Working in this way also helped me make the transition from paraplanner to financial planner, as it has exposed me to what happens in meetings, the kind of questions asked and how to respond to clients, and it also honed my presenting skills’’.

Prior to a meeting the paraplanner will be handed the client pack for review and will check out the pen portraits, noting whether anything has happened with the family in the interim period, and will go through looking at things from a technical and tax perspective, etc.

We will also look at things from a personal perspective, what’s happened or might be approaching in their lives, such as nearing retirement and we’ll look at potential scenarios and whether a new cashflow model scenario is needed. We’re fortunate that the investment side of things is taken care of through our in-house discretionary management.

Normally I will start off the day looking at Technical Connections and financial planning groups on Facebook (such as BACK2Y and Adviser LifeTalk), to keep up to date with any technical and topical issues that I need to be aware of and I also build in a couple of hours buffer time a week on Paul Armson’s ‘Inspiring Advisers’ programme, which has helped me to build on my soft skills for client meetings and our service offering.

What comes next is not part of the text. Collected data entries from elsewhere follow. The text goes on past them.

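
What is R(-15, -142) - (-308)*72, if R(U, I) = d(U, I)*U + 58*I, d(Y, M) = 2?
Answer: 13910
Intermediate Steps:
R(U, I) = 2*U + 58*I
R(-15, -142) - (-308)*72 = (2*(-15) + 58*(-142)) - (-308)*72 = (-30 - 8236) - 1*(-22176) = -8266 + 22176 = 13910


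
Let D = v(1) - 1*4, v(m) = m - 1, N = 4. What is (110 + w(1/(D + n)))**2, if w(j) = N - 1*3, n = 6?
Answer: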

We’ll have weekly update meetings with the planners and admin and pre-review meetings too.

As we don’t have a huge client bank, I’m dealing with 2-3 clients a month, I can continue to do the reports at present, but that is likely to change over a period of time.

PFS Paraplanner of the Year 

Grahame says he wouldn’t have applied for the PFS Paraplanner of the Year award if it wasn’t for the encouragement of the firm and his colleagues. “It’s about getting out of your comfort zone and pushing on to the next level.”

His colleague Lisa Johnstone won the PFS Chartered Financial Planner award in 2014 and in 2016 David Thomson, the firm’s Chief Investment Officer, won the PFS Investment Advice Specialist award.

The award process was to write 500 words on ‘Why you are passionate about paraplanning’ and ‘Why you feel you deserve the award’ through ongoing development and how your commitment to the highest standards benefit client outcomes. The second part was a holistic case study.

“Having just done AF1 and seeing all the tax calculations involved I thought it would be relatively straight forward. It wasn’t until I got down into the detail that it became obvious just what was needed. Work were great, they said take what time you need to do the submission. Overall, I probably spent around four-and-a-half days working on it, being thorough and checking everything. I gave different options where I could. My final submission was 22 pages long.

Following the judging process, he was informed he was a finalist and the final round was down to two people, Grahame and Caroline Richmond of HFM Columbus.

“I didn’t go down with any expectations and I genuinely was in shock when my name was announced at the awards dinner,” he says.

“I feel quite humbled by it but I know I put in the hard work too. What’s key for me is that I never would have applied for it without the support of the firm, who gave me both the encouragement and the time to do it.”